A proposed international airport near Sierpe in Costa Rica’s southern Pacific zone has revived one of the country’s most sensitive infrastructure debates, setting economic development goals against the protection of natural and cultural heritage that cannot be replaced. The project, formally presented by the government as the Aeropuerto Internacional de la Región Brunca, remains tied up in a web of environmental, archaeological, and heritage review that could delay it for years.
The airport has already been scaled back from earlier versions. The Chaves administration has promoted it as a strategic project for the south, centered on a 2,600 meter runway intended to handle medium range aircraft and boost tourism and investment in the Brunca region. It was included in the government’s 2023 to 2026 planning framework, but the project has repeatedly stalled, resurfaced, and changed shape over time, leaving its actual timetable uncertain.
The most immediate obstacle is the location itself. The proposed site lies beside the Térraba-Sierpe wetland system, a Ramsar-listed wetland of international importance covering 30,654 hectares in Puntarenas. The area is one of the most ecologically important coastal zones in Costa Rica’s Pacific south, and any major infrastructure project nearby is bound to face close environmental scrutiny.

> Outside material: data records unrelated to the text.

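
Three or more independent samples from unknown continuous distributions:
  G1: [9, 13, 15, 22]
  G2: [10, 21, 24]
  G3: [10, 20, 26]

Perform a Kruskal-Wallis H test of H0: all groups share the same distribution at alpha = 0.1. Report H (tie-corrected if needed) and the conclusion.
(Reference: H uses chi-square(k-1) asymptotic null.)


Step 1: Combine all N = 10 observations and assign midranks.
sorted (value, group, rank): (9,G1,1), (10,G2,2.5), (10,G3,2.5), (13,G1,4), (15,G1,5), (20,G3,6), (21,G2,7), (22,G1,8), (24,G2,9), (26,G3,10)
Step 2: Sum ranks within each group.
R_1 = 18 (n_1 = 4)
R_2 = 18.5 (n_2 = 3)
R_3 = 18.5 (n_3 = 3)
Step 3: H = 12/(N(N+1)) * sum(R_i^2/n_i) - 3(N+1)
     = 12/(10*11) * (18^2/4 + 18.5^2/3 + 18.5^2/3) - 3*11
     = 0.109091 * 309.167 - 33
     = 0.727273.
Step 4: Ties present; correction factor C = 1 - 6/(10^3 - 10) = 0.993939. Corrected H = 0.727273 / 0.993939 = 0.731707.
Step 5: Under H0, H ~ chi^2(2); p-value = 0.693604.
Step 6: alpha = 0.1. fail to reject H0.

H = 0.7317, df = 2, p = 0.693604, fail to reject H0.


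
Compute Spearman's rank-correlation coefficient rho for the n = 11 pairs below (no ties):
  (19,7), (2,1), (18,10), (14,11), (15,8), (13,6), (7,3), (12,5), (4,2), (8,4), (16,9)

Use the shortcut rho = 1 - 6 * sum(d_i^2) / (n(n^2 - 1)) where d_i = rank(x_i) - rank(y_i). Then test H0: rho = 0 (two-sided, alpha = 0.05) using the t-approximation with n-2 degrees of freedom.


Step 1: Rank x and y separately (midranks; no ties here).
rank(x): 19->11, 2->1, 18->10, 14->7, 15->8, 13->6, 7->3, 12->5, 4->2, 8->4, 16->9
rank(y): 7->7, 1->1, 10->10, 11->11, 8->8, 6->6, 3->3, 5->5, 2->2, 4->4, 9->9
Step 2: d_i = R_x(i) - R_y(i); compute d_i^2.
  (11-7)^2=16, (1-1)^2=0, (10-10)^2=0, (7-11)^2=16, (8-8)^2=0, (6-6)^2=0, (3-3)^2=0, (5-5)^2=0, (2-2)^2=0, (4-4)^2=0, (9-9)^2=0
sum(d^2) = 32.
Step 3: rho = 1 - 6*32 / (11*(11^2 - 1)) = 1 - 192/1320 = 0.854545.
Step 4: Under H0, t = rho * sqrt((n-2)/(1-rho^2)) = 4.9360 ~ t(9).
Step 5: Two-sided p-value from the t-distribution with 9 df = 0.000807.
Step 6: alpha = 0.05. reject H0.

rho = 0.8545, p = 0.000807, reject H0 at alpha = 0.05.


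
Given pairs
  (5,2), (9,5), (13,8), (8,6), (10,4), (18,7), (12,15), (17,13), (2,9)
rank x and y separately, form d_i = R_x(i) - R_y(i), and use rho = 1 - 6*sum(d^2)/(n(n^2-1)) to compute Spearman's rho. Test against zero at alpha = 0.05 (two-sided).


Step 1: Rank x and y separately (midranks; no ties here).
rank(x): 5->2, 9->4, 13->7, 8->3, 10->5, 18->9, 12->6, 17->8, 2->1
rank(y): 2->1, 5->3, 8->6, 6->4, 4->2, 7->5, 15->9, 13->8, 9->7
Step 2: d_i = R_x(i) - R_y(i); compute d_i^2.
  (2-1)^2=1, (4-3)^2=1, (7-6)^2=1, (3-4)^2=1, (5-2)^2=9, (9-5)^2=16, (6-9)^2=9, (8-8)^2=0, (1-7)^2=36
sum(d^2) = 74.
Step 3: rho = 1 - 6*74 / (9*(9^2 - 1)) = 1 - 444/720 = 0.383333.
Step 4: Under H0, t = rho * sqrt((n-2)/(1-rho^2)) = 1.0981 ~ t(7).
Step 5: Two-sided p-value from the t-distribution with 7 df = 0.308495.
Step 6: alpha = 0.05. fail to reject H0.

rho = 0.3833, p = 0.308495, fail to reject H0 at alpha = 0.05.


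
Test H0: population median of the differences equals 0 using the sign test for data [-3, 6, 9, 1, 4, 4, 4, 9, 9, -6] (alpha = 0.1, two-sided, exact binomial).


Step 1: Discard zero differences. Original n = 10; n_eff = number of nonzero differences = 10.
Nonzero differences (with sign): -3, +6, +9, +1, +4, +4, +4, +9, +9, -6
Step 2: Count signs: positive = 8, negative = 2.
Step 3: Under H0: P(positive) = 0.5, so the number of positives S ~ Bin(10, 0.5).
Step 4: Two-sided exact p-value = sum of Bin(10,0.5) probabilities at or below the observed probability = 0.109375.
Step 5: alpha = 0.1. fail to reject H0.

n_eff = 10, pos = 8, neg = 2, p = 0.109375, fail to reject H0.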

But the environmental concerns are only part of the picture. The Diquís Delta is also home to one of Costa Rica’s most important archaeological landscapes. Finca 6, part of the Pre-Columbian Chiefdom Settlements with Stone Spheres of the Diquís, was inscribed as a UNESCO World Heritage Site in 2014.
UNESCO’s World Heritage Committee has already noted that the feasibility of the southern international airport project remains pending and that the required Heritage Impact Assessment has not yet been carried out. It has also requested more information from Costa Rica about airport works near the archaeological sites in order to evaluate possible impacts on their Outstanding Universal Value.
What has sharpened the debate further is the scale of the archaeological material found within the proposed construction area. In 2025, Costa Rica’s Ministry of Culture reported that archaeologists evaluated 131.5 hectares of the project area, planned 3,698 test pits, and excavated 2,752 of them. The work recovered more than 1,000 ceramic fragments and 115 artifacts dating from between A.D. 800 and 1550. The findings were significant enough that officials said archaeological rescue work would have to follow before construction could move ahead.
That does not necessarily kill the airport, but it makes the path forward slower, more expensive, and more legally exposed. Archaeological recovery is not a box to check and forget. Each new phase creates more documentation, more review, and more opportunities for institutions, communities, and preservation advocates to challenge what happens next. In a project already burdened by environmental sensitivity, that matters.
The human dimension is also significant. Families in the area have faced years of uncertainty over land, property status, and the future of their communities. In a project like this, disputes over land rights, relocation, and compensation can become just as serious as environmental litigation, especially in a region where historical land tenure issues have never been simple. This is one more layer of risk for a government trying to present the airport as a straightforward development win.
Costa Rica’s institutional framework gives opponents of the project several openings. Environmental permitting, heritage review, archaeological mitigation, and judicial oversight all create points where delays or legal challenges can emerge. The required studies alone are not quick, and they are subject to scrutiny from both domestic authorities and international heritage bodies. UNESCO has already made clear that it expects to be kept informed about changes in the project and to receive relevant documentation and studies.
Funding remains another open question. The government has pushed the project politically, but that is not the same as having a fully secured, controversy-proof financing structure. A project carrying environmental risk, archaeological complications, and international heritage attention is a harder sell than a standard transport expansion. Even when governments want such projects to move, financial, legal, and institutional friction can slow them down long before the first slab of concrete is poured.
Politics may also matter more than the current headlines suggest. Costa Rica enters a new administration in 2026, and infrastructure priorities can shift quickly in a transition. A project that still lacks completed heritage review, remains exposed to environmental conflict, and carries an unfinished archaeological process is vulnerable to postponement if political backing softens even slightly. In Costa Rica, long postponements often become a form of quiet cancellation.
What makes the Sierpe airport fight unusual is not any single objection, but the accumulation of them. Ramsar wetland protections, UNESCO oversight, unresolved heritage impact review, archaeological rescue requirements, community concerns, uncertain financing, and political transition all converge on the same site. Any one of those could slow the project. Together, they form a serious barrier.
The airport may remain in government plans, and supporters may continue to present it as a path to growth for the south. But plans on paper are not the same as a viable project on the ground. In Costa Rica’s southern Pacific, the case for construction still runs straight into wetlands, history, and a legal system that gives all three real weight.